We usually think of excessive sensitivity as the path, if not to genius, then at least to beautiful aesthetic accomplishment, or at the very least, romantic love.
I hope the reader will pardon me as I indulge in using myself as the important example—the social science of self-study is often the best—everything, without secrets, is right there.
I’m sure my sensitivity was the basis of my becoming a poet.
Today, the sensitive poet no longer exists.
Why is it different now?
Because politics has replaced sensitivity.
Oppression creates victims—and sensitivity becomes the default setting of the political victim, or the ‘identity politics’ victim. The sensitivity is turned into means for a political end.
Proust, ambiguous and civil, gets a political agenda.
Wilde, aesthete, grinds at the Marxist wheel.
I’m not here to question the validity of the politics. That’s not the point.
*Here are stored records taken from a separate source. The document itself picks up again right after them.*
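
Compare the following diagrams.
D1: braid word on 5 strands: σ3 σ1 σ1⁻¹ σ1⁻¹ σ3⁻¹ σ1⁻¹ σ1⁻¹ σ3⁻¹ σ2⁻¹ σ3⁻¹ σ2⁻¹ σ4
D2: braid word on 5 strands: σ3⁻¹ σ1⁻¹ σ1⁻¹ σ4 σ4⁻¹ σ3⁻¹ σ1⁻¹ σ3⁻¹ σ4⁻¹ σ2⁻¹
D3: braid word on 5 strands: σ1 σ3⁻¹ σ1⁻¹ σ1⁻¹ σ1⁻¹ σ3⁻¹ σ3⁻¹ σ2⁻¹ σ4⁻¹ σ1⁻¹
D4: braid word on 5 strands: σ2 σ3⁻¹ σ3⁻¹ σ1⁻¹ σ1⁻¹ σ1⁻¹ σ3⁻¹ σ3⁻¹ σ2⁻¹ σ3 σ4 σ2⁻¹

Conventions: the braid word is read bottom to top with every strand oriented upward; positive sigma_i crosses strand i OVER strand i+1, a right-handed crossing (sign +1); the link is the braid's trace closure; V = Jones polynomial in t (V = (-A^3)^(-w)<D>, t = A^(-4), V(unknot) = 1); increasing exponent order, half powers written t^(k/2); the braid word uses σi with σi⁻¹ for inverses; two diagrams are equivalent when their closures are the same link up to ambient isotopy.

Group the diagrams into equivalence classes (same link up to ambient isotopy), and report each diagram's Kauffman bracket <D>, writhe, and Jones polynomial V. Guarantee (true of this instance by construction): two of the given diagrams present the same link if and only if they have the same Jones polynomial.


grouping into links: {D1, D2, D3, D4}
V(D1) = t^-8 - 2t^-7 + t^-6 - 2t^-5 + 2t^-4 + t^-2  (w -6, c 12, <D> = A^-10 + 2A^-2 - 2A^2 + A^6 - 2A^10 + A^14)
V(D2) = t^-8 - 2t^-7 + t^-6 - 2t^-5 + 2t^-4 + t^-2  [10 crossings, <D> = A^-16 + 2A^-8 - 2A^-4 + 1 - 2A^4 + A^8, w = -8]
V(D3) = t^-8 - 2t^-7 + t^-6 - 2t^-5 + 2t^-4 + t^-2  (w -8, c 10, <D> = A^-16 + 2A^-8 - 2A^-4 + 1 - 2A^4 + A^8)
V(D4) = t^-8 - 2t^-7 + t^-6 - 2t^-5 + 2t^-4 + t^-2  (w -6, c 12, <D> = A^-10 + 2A^-2 - 2A^2 + A^6 - 2A^10 + A^14)
why: one V(t) for all 4 diagrams — one class (guaranteed)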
I’m looking at something which I think is more important, even if maddeningly vague.
What happens when all we mean by ‘sensitive,’ whether it be the path, the wound, or the sorrow, no longer leads the writer downward into themselves, but always upward into the dead-certain, political agenda?
For isn’t it downward, into the imaginative valley, after long study and reflection, from which the great harvest, the great work of literature, emerges?
The sensitive soul, because of today’s ubiquitous political climate, is now “rescued,” steered into self-pity, and subsequently, sooner than later, naturally surrenders to the political cure: a confident ranting pride destroying the very sensitivity which was so important in the first place.
The whole enterprise becomes self-defeating, even as vestiges of sensitivity remain; the poet—truly sensitive because unconsciously sensitive—disappears, and is replaced by the self-aggrandizing organizer, who may have some worth, but is nothing like the soul who writes in beauty, and travels far afield to find the deeper truth.